Except those supplemental projects kind of miss the entire point of Cloud Strife and focus on a hyper-limited slice of his actual personality. In FFVII, Cloud starts out as a cocky, sarcastic jerk; in time, he begins to lose sight of his own self and literally begs his enemies to give him purpose; and eventually, he comes to terms with his own true past (he was a small-town boy who didn't make the cut to become an elite warrior and adopted the persona of his friend and hero a little too well) and finally makes peace with himself and his friends. Cloud's is a broad, complex tale, and his personality is too subtle to easily describe with a single generalization. Nevertheless, that's precisely what every official take on the character has done since FFVII: Reduce him to a sulky child. In Advent Children, Square Enix actually rolled back all of the character development he experienced in the course of FFVII and reverted him to a bland caricature of his initial self.
It's not hard to imagine that this would be the extent of Cloud's characterization in a remake of FFVII, too. For whatever reason, Square seems to have decided that the best way to present Cloud is to make him this ultra-emo man child. The problem is, that's not why everyone liked him! We liked him because he was a hero with a hard edge, a no-nonsense fighter with a pragmatic personality and yet a keen sense of humor, too. Yet you never see Cloud presented that way in FFVII's spin-offs and sequels. And, one suspects, we probably wouldn't see him that way in a new version of FFVII, either.
The Honeybee Manor
Midway through the Midgar sequence of the game, Cloud sees his childhood friend Tifa in a strange outfit riding a cart to what basically amounts to a sex dungeon: The Honeybee Manor. Red flag! Would Square Enix really include a sex dungeon in a Final Fantasy VII remake? Probably not.
But let's say they did. The problem with the Honeybee Manor is that Cloud can only get in if he goes in disguise as a woman. And the process of earning that disguise involves buying mysterious medical supplies for a man in a sleazy hotel, doing push-ups for a strange muscleman who keeps a woman's wig in his briefs, and other unsavory acts. Red flag!

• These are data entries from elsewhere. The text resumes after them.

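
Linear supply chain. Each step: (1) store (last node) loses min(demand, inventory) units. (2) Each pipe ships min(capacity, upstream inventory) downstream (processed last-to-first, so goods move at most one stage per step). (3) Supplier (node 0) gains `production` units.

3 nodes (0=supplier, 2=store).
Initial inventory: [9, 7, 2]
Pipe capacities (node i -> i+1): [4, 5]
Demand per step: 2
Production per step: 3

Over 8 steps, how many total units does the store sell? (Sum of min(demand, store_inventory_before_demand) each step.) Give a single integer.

Answer: 16

Derivation:
Step 1: sold=2 (running total=2) -> [8 6 5]
Step 2: sold=2 (running total=4) -> [7 5 8]
Step 3: sold=2 (running total=6) -> [6 4 11]
Step 4: sold=2 (running total=8) -> [5 4 13]
Step 5: sold=2 (running total=10) -> [4 4 15]
Step 6: sold=2 (running total=12) -> [3 4 17]
Step 7: sold=2 (running total=14) -> [3 3 19]
Step 8: sold=2 (running total=16) -> [3 3 20]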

And once you're inside, Cloud gets ogled by other dudes. And, should you play the cards right, he gets to splash around in a hot tub with a bunch of muscular guys, passes out, and wakes up in inky blackness, exclaiming about strange sensations. Red. Flag.
Eventually, Cloud meets up with both Aeris and Tifa, both of whom narrowly escape from molestation. They go after the don of the slums, Don Corneo, a fat dude who makes humping motions until they threaten to mutilate his genitals.
In short, the Honeybee Manor constitutes a 30-minute sequence that would go over like a fart in church these days. But that's just as well. Do you really want to see a weightlifter pull a wig out of his underwear and stick it on Cloud's head in full HD? There's a word to describe that image, and that word is, "Barf."